In many ways such arrangements are the latest act in a long-running play. Decades ago, banks debated the advisability of offering investment products that would “disintermediate” deposits. The counter argument was that you’re losing the deposits anyway so why not at least keep the customer relationship, and make some fee income along the way.
Everyone's a Bank:
Investing apps never stop with just that service. They partner with a bank to offer savings accounts and more.
With embedded investing, consumers can invest in equities, mutual funds, retirement plans, and view their investment accounts without leaving the bank or credit union app or website. Consumers feel a sense of comfort which traditional financial institutions provide, according to Fava.
“Our market research showed that consumers trust their bank and credit union and believe these institutions have their best interests in mind,” says Fava. “Consumers want their financial institution to offer more products and services so they don’t have to shop around.”
In the Envestnet application, if a consumer has investing questions, they would chat in-app with investing experts at Envestnet. The company also educates consumers about basic and more complex investing strategies.
Hyper-Personalizing Banking & Investing
A digital investing solution can also be a part of providing products and services that improve consumers’ financial health. “Banks and credit unions can become more influential in consumers’ financial wellness by helping them connect their daily financial decisions with their long-term financial goals,” Fava observes.

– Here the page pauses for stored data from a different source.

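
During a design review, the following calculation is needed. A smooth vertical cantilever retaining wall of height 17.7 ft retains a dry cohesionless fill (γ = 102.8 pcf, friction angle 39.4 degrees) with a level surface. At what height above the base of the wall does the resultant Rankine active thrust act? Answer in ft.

K_a = 0.2234.
The pressure distribution is triangular, so the resultant acts at H/3 above the base = 17.7/3 = 5.900 ft.

5.90 ft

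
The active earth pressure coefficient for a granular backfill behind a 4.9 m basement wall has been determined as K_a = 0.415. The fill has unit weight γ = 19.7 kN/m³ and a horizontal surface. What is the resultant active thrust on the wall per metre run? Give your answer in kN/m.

98.1 kN/m

P = ½ K_a γ H² = 0.5 × 0.415 × 19.7 × 4.9² = 98.15 kN/m.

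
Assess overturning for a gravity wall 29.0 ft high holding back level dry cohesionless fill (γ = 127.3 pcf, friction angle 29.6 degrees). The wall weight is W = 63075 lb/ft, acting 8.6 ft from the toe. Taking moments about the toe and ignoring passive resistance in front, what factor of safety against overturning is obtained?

K_a = tan²(45° − 29.6°/2) = 0.3387.
P_a = ½K_aγH² = 0.5×0.3387×127.3×29.0² = 18130 lb/ft, acting at H/3 = 9.667 ft above the base.
Overturning moment M_o = P_a × H/3 = 18130 × 9.667 = 175300.
Resisting moment M_r = W × 8.6 = 63075 × 8.6 = 542400.
FS_overturning = M_r/M_o = 542400/175300 = 3.095.

3.09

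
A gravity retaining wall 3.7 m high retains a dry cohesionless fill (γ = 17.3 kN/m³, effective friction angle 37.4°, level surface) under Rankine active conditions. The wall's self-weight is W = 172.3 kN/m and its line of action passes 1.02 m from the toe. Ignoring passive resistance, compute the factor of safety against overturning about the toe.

4.93

K_a = tan²(45° − 37.4°/2) = 0.2443.
P_a = ½K_aγH² = 0.5×0.2443×17.3×3.7² = 28.93 kN/m, acting at H/3 = 1.233 m above the base.
Overturning moment M_o = P_a × H/3 = 28.93 × 1.233 = 35.67.
Resisting moment M_r = W × 1.02 = 172.3 × 1.02 = 175.7.
FS_overturning = M_r/M_o = 175.7/35.67 = 4.926.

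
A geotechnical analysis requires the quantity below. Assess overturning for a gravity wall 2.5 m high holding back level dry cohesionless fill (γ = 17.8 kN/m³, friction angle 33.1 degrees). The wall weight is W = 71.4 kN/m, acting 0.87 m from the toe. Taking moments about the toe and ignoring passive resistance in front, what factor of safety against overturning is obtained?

4.56

K_a = tan²(45° − 33.1°/2) = 0.2936.
P_a = ½K_aγH² = 0.5×0.2936×17.8×2.5² = 16.33 kN/m, acting at H/3 = 0.8333 m above the base.
Overturning moment M_o = P_a × H/3 = 16.33 × 0.8333 = 13.61.
Resisting moment M_r = W × 0.87 = 71.4 × 0.87 = 62.12.
FS_overturning = M_r/M_o = 62.12/13.61 = 4.565.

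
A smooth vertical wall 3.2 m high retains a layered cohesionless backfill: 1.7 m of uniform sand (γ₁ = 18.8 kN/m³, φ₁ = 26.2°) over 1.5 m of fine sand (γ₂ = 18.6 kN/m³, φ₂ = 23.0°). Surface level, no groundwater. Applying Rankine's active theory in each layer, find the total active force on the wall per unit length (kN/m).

40.7 kN/m

K_a1 = tan²(45°−26.2°/2) = 0.3874; K_a2 = tan²(45°−23.0°/2) = 0.4381.
Layer 1: σ at base = K_a1 γ₁ h₁ = 12.38 kPa; P₁ = ½×12.38×1.7 = 10.53.
Layer 2: σ_v at top = γ₁h₁ = 31.96; σ_h top = K_a2×31.96 = 14.00; σ_h base = K_a2×(31.96+18.6×1.5) = 26.22.
P₂ = ½(14.00+26.22)×1.5 = 30.17. Total P_a = 10.53+30.17 = 40.69 kN/m.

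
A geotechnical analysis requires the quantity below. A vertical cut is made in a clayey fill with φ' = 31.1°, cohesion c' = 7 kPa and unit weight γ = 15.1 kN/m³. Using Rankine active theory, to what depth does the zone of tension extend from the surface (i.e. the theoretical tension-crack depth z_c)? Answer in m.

1.64 m

K_a = tan²(45° − 31.1°/2) = 0.3188; √K_a = 0.5646.
The active pressure is zero where K_a γ z = 2c√K_a, so z_c = 2c/(γ√K_a) = 2×7/(15.1×0.5646) = 1.642 m.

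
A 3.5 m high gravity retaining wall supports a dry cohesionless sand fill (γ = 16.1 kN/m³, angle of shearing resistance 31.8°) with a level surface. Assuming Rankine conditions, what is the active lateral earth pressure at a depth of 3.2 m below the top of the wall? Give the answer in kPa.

K_a = (1 − sin φ)/(1 + sin φ) = 0.3098.
σ_h = K_a γ z = 0.3098 × 16.1 × 3.2 = 15.96 kPa.

16.0 kPa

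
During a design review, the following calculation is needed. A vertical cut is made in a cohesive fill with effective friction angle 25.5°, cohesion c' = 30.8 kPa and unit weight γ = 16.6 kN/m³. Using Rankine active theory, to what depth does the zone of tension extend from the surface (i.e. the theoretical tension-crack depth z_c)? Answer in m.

5.88 m

K_a = tan²(45° − 25.5°/2) = 0.3981; √K_a = 0.6310.
The active pressure is zero where K_a γ z = 2c√K_a, so z_c = 2c/(γ√K_a) = 2×30.8/(16.6×0.6310) = 5.881 m.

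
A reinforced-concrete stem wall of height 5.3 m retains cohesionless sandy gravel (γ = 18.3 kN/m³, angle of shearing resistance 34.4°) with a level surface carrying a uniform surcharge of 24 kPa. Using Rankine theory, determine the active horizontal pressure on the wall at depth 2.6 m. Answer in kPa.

19.9 kPa

K_a = (1 − sin φ)/(1 + sin φ) = 0.2780.
σ_v = γz + q = 18.3 × 2.6 + 24 = 71.58 kPa.
σ_h = K_a σ_v = 0.2780 × 71.58 = 19.90 kPa.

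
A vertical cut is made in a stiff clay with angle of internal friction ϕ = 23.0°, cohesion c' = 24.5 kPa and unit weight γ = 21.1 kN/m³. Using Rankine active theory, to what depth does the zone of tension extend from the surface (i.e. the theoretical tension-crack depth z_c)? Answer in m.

3.51 m

K_a = tan²(45° − 23.0°/2) = 0.4381; √K_a = 0.6619.
The active pressure is zero where K_a γ z = 2c√K_a, so z_c = 2c/(γ√K_a) = 2×24.5/(21.1×0.6619) = 3.509 m.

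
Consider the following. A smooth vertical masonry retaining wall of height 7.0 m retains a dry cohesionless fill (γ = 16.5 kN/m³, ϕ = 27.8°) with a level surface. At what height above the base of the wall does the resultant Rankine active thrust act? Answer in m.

2.33 m

K_a = 0.3639.
The pressure distribution is triangular, so the resultant acts at H/3 above the base = 7.0/3 = 2.333 m.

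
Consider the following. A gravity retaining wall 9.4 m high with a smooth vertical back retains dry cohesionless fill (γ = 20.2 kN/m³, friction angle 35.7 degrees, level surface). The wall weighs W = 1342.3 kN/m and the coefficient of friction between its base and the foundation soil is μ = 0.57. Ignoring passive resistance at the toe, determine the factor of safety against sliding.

3.26

K_a = tan²(45° − 35.7°/2) = 0.2630.
P_a = ½K_aγH² = 0.5×0.2630×20.2×9.4² = 234.7 kN/m, acting at H/3 = 3.133 m above the base.
FS_sliding = μW / P_a = 0.57×1342.3 / 234.7 = 3.260.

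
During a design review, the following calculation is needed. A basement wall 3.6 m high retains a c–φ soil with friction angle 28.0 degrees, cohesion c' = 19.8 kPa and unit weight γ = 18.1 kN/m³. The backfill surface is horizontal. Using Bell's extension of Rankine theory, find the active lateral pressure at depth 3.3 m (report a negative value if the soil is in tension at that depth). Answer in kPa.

K_a = (1 − sin φ)/(1 + sin φ) = 0.3610.
σ_a = K_a γ z − 2c√K_a = 0.3610×18.1×3.3 − 2×19.8×0.6009 = -2.230 kPa.

-2.23 kPa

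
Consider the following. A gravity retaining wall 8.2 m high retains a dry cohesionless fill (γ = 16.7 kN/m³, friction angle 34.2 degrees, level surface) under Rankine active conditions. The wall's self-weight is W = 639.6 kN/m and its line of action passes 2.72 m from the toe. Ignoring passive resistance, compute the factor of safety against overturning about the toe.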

For example, a bank identifies that a consumer always makes their loan payments on time and has an emergency savings account that would cover six months of living expenses. The institution could then offer this person an online investment account with a low account minimum and even offer automatic transfers.

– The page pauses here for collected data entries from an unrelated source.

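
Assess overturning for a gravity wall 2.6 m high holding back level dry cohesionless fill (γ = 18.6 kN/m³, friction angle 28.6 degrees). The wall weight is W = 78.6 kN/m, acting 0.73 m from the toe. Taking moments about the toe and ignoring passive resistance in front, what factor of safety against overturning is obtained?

K_a = tan²(45° − 28.6°/2) = 0.3525.
P_a = ½K_aγH² = 0.5×0.3525×18.6×2.6² = 22.16 kN/m, acting at H/3 = 0.8667 m above the base.
Overturning moment M_o = P_a × H/3 = 22.16 × 0.8667 = 19.21.
Resisting moment M_r = W × 0.73 = 78.6 × 0.73 = 57.38.
FS_overturning = M_r/M_o = 57.38/19.21 = 2.987.

2.99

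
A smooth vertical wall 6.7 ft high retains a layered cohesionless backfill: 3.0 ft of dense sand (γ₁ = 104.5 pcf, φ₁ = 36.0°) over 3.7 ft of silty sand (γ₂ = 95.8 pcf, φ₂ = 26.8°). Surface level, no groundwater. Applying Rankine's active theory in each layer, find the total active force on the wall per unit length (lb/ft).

809 lb/ft

K_a1 = tan²(45°−36.0°/2) = 0.2596; K_a2 = tan²(45°−26.8°/2) = 0.3785.
Layer 1: σ at base = K_a1 γ₁ h₁ = 81.39 psf; P₁ = ½×81.39×3.0 = 122.1.
Layer 2: σ_v at top = γ₁h₁ = 313.5; σ_h top = K_a2×313.5 = 118.7; σ_h base = K_a2×(313.5+95.8×3.7) = 252.8.
P₂ = ½(118.7+252.8)×3.7 = 687.2. Total P_a = 122.1+687.2 = 809.3 lb/ft.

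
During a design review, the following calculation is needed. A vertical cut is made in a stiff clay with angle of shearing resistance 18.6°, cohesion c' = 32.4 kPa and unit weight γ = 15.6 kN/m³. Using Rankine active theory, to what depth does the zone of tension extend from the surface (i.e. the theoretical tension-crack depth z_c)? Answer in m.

K_a = tan²(45° − 18.6°/2) = 0.5163; √K_a = 0.7186.
The active pressure is zero where K_a γ z = 2c√K_a, so z_c = 2c/(γ√K_a) = 2×32.4/(15.6×0.7186) = 5.781 m.

5.78 m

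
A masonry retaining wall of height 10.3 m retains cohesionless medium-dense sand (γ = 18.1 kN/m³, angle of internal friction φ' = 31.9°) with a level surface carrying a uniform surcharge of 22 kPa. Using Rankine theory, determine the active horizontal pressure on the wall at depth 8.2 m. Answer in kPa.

K_a = (1 − sin φ)/(1 + sin φ) = 0.3085.
σ_v = γz + q = 18.1 × 8.2 + 22 = 170.4 kPa.
σ_h = K_a σ_v = 0.3085 × 170.4 = 52.58 kPa.

52.6 kPa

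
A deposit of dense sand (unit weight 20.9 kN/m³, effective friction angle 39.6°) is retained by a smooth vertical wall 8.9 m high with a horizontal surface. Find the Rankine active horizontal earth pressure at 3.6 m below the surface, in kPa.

K_a = (1 − sin φ)/(1 + sin φ) = 0.2214.
σ_h = K_a γ z = 0.2214 × 20.9 × 3.6 = 16.66 kPa.

16.7 kPa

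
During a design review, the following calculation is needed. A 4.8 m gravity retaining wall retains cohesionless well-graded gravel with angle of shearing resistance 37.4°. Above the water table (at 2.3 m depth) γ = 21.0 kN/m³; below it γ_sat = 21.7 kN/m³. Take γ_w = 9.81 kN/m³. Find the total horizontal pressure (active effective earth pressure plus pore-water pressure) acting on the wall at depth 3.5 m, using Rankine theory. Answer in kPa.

27.1 kPa

K_a = (1 − sin φ)/(1 + sin φ) = 0.2443.
γ' = 21.7 − 9.81 = 11.89 kN/m³.
Effective vertical stress at 3.5 m: σ'_v = 21.0×2.3 + 11.89×1.20 = 62.57 kPa.
σ'_h = K_a σ'_v = 0.2443 × 62.57 = 15.28 kPa; u = γ_w × 1.20 = 11.77 kPa.
Total σ_h = 15.28 + 11.77 = 27.06 kPa.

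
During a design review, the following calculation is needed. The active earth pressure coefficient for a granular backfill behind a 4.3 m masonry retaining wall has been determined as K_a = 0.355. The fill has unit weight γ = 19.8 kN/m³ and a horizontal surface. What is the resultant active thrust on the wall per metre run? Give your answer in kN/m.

P = ½ K_a γ H² = 0.5 × 0.355 × 19.8 × 4.3² = 64.98 kN/m.

65.0 kN/m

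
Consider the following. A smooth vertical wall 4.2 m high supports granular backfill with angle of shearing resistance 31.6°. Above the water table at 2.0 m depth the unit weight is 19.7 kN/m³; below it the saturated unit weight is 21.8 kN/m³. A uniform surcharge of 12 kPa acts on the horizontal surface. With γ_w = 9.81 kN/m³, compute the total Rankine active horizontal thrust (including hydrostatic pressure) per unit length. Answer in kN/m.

K_a = tan²(45° − φ/2) = 0.3123.
γ' = 21.8 − 9.81 = 11.99 kN/m³. h₂ = H − d_w = 2.2 m.
σ'_h: at surface K_a·q = 3.748; at WT K_a(q+γd_w) = 16.05; at base K_a(q+γd_w+γ'h₂) = 24.29 kPa.
P₁ = ½(3.748+16.05)×2.0 = 19.80; P₂ = ½(16.05+24.29)×2.2 = 44.38; P_w = ½γ_w h₂² = 23.74.
Total = 19.80+44.38+23.74 = 87.93 kN/m.

87.9 kN/m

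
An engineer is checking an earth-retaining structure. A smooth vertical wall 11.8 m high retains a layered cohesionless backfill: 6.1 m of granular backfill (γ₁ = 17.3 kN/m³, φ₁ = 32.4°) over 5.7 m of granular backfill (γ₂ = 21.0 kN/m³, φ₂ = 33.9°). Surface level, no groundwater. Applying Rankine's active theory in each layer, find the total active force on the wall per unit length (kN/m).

K_a1 = tan²(45°−32.4°/2) = 0.3022; K_a2 = tan²(45°−33.9°/2) = 0.2839.
Layer 1: σ at base = K_a1 γ₁ h₁ = 31.89 kPa; P₁ = ½×31.89×6.1 = 97.28.
Layer 2: σ_v at top = γ₁h₁ = 105.5; σ_h top = K_a2×105.5 = 29.96; σ_h base = K_a2×(105.5+21.0×5.7) = 63.94.
P₂ = ½(29.96+63.94)×5.7 = 267.6. Total P_a = 97.28+267.6 = 364.9 kN/m.

365 kN/m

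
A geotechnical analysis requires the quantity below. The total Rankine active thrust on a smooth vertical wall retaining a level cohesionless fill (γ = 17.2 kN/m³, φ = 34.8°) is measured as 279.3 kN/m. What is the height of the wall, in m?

10.9 m

K_a = 0.2733. P_a = ½ K_a γ H² ⇒ H = √(2P_a/(K_a γ)).
H = √(2×279.3/(0.2733×17.2)) = 10.90 m.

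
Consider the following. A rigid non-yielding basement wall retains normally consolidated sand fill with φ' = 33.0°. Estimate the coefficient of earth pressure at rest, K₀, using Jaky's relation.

K₀ = 1 − sin φ' = 1 − sin 33.0° = 0.4554.

0.455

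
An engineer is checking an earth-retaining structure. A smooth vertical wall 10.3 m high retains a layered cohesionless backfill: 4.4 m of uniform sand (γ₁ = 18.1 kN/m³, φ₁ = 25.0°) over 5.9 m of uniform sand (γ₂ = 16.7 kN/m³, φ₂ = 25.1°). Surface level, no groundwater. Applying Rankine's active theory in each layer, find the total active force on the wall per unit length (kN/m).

379 kN/m

K_a1 = tan²(45°−25.0°/2) = 0.4059; K_a2 = tan²(45°−25.1°/2) = 0.4043.
Layer 1: σ at base = K_a1 γ₁ h₁ = 32.32 kPa; P₁ = ½×32.32×4.4 = 71.11.
Layer 2: σ_v at top = γ₁h₁ = 79.64; σ_h top = K_a2×79.64 = 32.20; σ_h base = K_a2×(79.64+16.7×5.9) = 72.03.
P₂ = ½(32.20+72.03)×5.9 = 307.5. Total P_a = 71.11+307.5 = 378.6 kN/m.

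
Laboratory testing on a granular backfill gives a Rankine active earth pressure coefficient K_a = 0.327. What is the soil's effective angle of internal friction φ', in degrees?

K_a = tan²(45° − φ/2) ⇒ 45° − φ/2 = arctan(√0.327) = 29.76°.
φ = 2(45° − 29.76°) = 30.47°.

30.5°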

“We’re headed toward intelligent finance. It starts with using data banks have on spending and saving to identify consumers who would benefit from an investment account, and then hyper-personalizing the offer.”
— Dani Fava, Envestnet
Another way to personalize the investing experience is to suggest investment portfolios that reflect consumers’ values. For instance, options based on consumers’ stated desire to invest in climate change, diversity or other causes. Those consumers who invest in something they care about are more likely to stay the course in times of market volatility.
Importance of Appropriate Offerings
The buy now, pay later (BNPL) phenomenon provides an example of the power of a one-stop financial experience, according to Fava. It also is a good example of the importance of choosing carefully what products a financial institution promotes.

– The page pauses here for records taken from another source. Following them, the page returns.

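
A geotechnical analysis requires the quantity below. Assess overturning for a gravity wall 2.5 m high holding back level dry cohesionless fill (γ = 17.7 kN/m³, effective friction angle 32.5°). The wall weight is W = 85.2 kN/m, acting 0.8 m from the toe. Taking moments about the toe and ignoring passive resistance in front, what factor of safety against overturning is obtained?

K_a = tan²(45° − 32.5°/2) = 0.3010.
P_a = ½K_aγH² = 0.5×0.3010×17.7×2.5² = 16.65 kN/m, acting at H/3 = 0.8333 m above the base.
Overturning moment M_o = P_a × H/3 = 16.65 × 0.8333 = 13.87.
Resisting moment M_r = W × 0.8 = 85.2 × 0.8 = 68.16.
FS_overturning = M_r/M_o = 68.16/13.87 = 4.913.

4.91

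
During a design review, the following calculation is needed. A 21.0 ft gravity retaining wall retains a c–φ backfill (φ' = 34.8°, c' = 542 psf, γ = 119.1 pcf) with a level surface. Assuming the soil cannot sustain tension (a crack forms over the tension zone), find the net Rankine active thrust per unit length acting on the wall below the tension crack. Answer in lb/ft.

K_a = 0.2733; √K_a = 0.5228.
Tension-crack depth z_c = 2c/(γ√K_a) = 2×542/(119.1×0.5228) = 17.41 ft.
σ_a at base = K_a γ H − 2c√K_a = 0.2733×119.1×21.0 − 2×542×0.5228 = 116.9 psf.
P_a = ½ × 116.9 × (H − z_c) = 0.5×116.9×3.590 = 209.8 lb/ft.

210 lb/ft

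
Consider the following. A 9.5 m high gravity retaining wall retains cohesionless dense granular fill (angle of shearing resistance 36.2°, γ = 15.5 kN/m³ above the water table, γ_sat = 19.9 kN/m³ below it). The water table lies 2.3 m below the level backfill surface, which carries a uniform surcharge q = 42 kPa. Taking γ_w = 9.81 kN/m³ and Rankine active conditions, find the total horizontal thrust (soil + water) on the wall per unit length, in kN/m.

K_a = tan²(45° − φ/2) = 0.2574.
γ' = 19.9 − 9.81 = 10.09 kN/m³. h₂ = H − d_w = 7.2 m.
σ'_h: at surface K_a·q = 10.81; at WT K_a(q+γd_w) = 19.99; at base K_a(q+γd_w+γ'h₂) = 38.68 kPa.
P₁ = ½(10.81+19.99)×2.3 = 35.42; P₂ = ½(19.99+38.68)×7.2 = 211.2; P_w = ½γ_w h₂² = 254.3.
Total = 35.42+211.2+254.3 = 500.9 kN/m.

501 kN/m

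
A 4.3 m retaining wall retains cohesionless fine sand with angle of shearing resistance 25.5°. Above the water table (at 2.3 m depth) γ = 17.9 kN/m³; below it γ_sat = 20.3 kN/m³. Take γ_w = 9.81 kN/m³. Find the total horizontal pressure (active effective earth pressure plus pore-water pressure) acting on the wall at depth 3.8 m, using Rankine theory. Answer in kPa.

K_a = (1 − sin φ)/(1 + sin φ) = 0.3981.
γ' = 20.3 − 9.81 = 10.49 kN/m³.
Effective vertical stress at 3.8 m: σ'_v = 17.9×2.3 + 10.49×1.50 = 56.90 kPa.
σ'_h = K_a σ'_v = 0.3981 × 56.90 = 22.65 kPa; u = γ_w × 1.50 = 14.71 kPa.
Total σ_h = 22.65 + 14.71 = 37.37 kPa.

37.4 kPa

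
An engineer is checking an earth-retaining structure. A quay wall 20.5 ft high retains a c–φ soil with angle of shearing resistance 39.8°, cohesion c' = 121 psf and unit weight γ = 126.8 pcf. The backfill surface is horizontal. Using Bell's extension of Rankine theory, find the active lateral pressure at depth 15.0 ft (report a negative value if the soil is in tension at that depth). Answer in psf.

K_a = (1 − sin φ)/(1 + sin φ) = 0.2194.
σ_a = K_a γ z − 2c√K_a = 0.2194×126.8×15.0 − 2×121×0.4684 = 304.0 psf.

304 psf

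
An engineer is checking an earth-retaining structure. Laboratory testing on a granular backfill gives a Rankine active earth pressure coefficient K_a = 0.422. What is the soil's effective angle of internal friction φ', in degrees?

K_a = tan²(45° − φ/2) ⇒ 45° − φ/2 = arctan(√0.422) = 33.01°.
φ = 2(45° − 33.01°) = 23.98°.

24.0°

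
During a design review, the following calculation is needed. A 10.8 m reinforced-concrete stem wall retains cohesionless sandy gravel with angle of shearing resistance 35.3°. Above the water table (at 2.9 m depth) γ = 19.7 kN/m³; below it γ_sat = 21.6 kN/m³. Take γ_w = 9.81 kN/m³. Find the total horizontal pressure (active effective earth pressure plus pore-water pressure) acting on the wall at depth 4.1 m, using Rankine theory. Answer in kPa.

K_a = (1 − sin φ)/(1 + sin φ) = 0.2675.
γ' = 21.6 − 9.81 = 11.79 kN/m³.
Effective vertical stress at 4.1 m: σ'_v = 19.7×2.9 + 11.79×1.20 = 71.28 kPa.
σ'_h = K_a σ'_v = 0.2675 × 71.28 = 19.07 kPa; u = γ_w × 1.20 = 11.77 kPa.
Total σ_h = 19.07 + 11.77 = 30.84 kPa.

30.8 kPa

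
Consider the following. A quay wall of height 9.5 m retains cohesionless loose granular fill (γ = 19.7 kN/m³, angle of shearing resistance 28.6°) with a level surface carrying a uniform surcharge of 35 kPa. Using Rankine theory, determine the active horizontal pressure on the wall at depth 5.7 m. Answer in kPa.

51.9 kPa

K_a = (1 − sin φ)/(1 + sin φ) = 0.3525.
σ_v = γz + q = 19.7 × 5.7 + 35 = 147.3 kPa.
σ_h = K_a σ_v = 0.3525 × 147.3 = 51.93 kPa.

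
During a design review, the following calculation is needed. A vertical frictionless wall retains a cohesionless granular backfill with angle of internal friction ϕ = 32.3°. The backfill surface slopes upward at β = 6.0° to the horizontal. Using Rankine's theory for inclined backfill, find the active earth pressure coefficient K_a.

K_a = cos β · (cos β − √(cos²β − cos²φ)) / (cos β + √(cos²β − cos²φ)).
cos β = 0.9945, cos φ = 0.8453, √(cos²β − cos²φ) = 0.5240.
K_a = 0.9945 × (0.9945 − 0.5240)/(0.9945 + 0.5240) = 0.3081.

0.308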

BNPL is rapidly gaining favor with consumers. “About three-quarters of consumers have used BNPL,” notes Fava. “That’s an incredible adoption rate.” She postulates that it comes down to accessibility. “BNPL is embedded within the buying experience. You don’t even have to go get your wallet. You don’t have to think about your credit balance.”
With that convenience, of course, comes the opportunity for abuse. Already studies are beginning to show a correlation between BNPL use and consumer debt problems.
While Fava uses BNPL as an example of how embedded finance has taken off, she also states that financial institutions must make sure that such a product is offered responsibly and doesn’t normalize making impulse purchases without the ability to pay for these loans.
The same holds true for investments. Simply offering an easy way to invest, if not coupled with context and education, could erode the trust banks and credit unions currently have.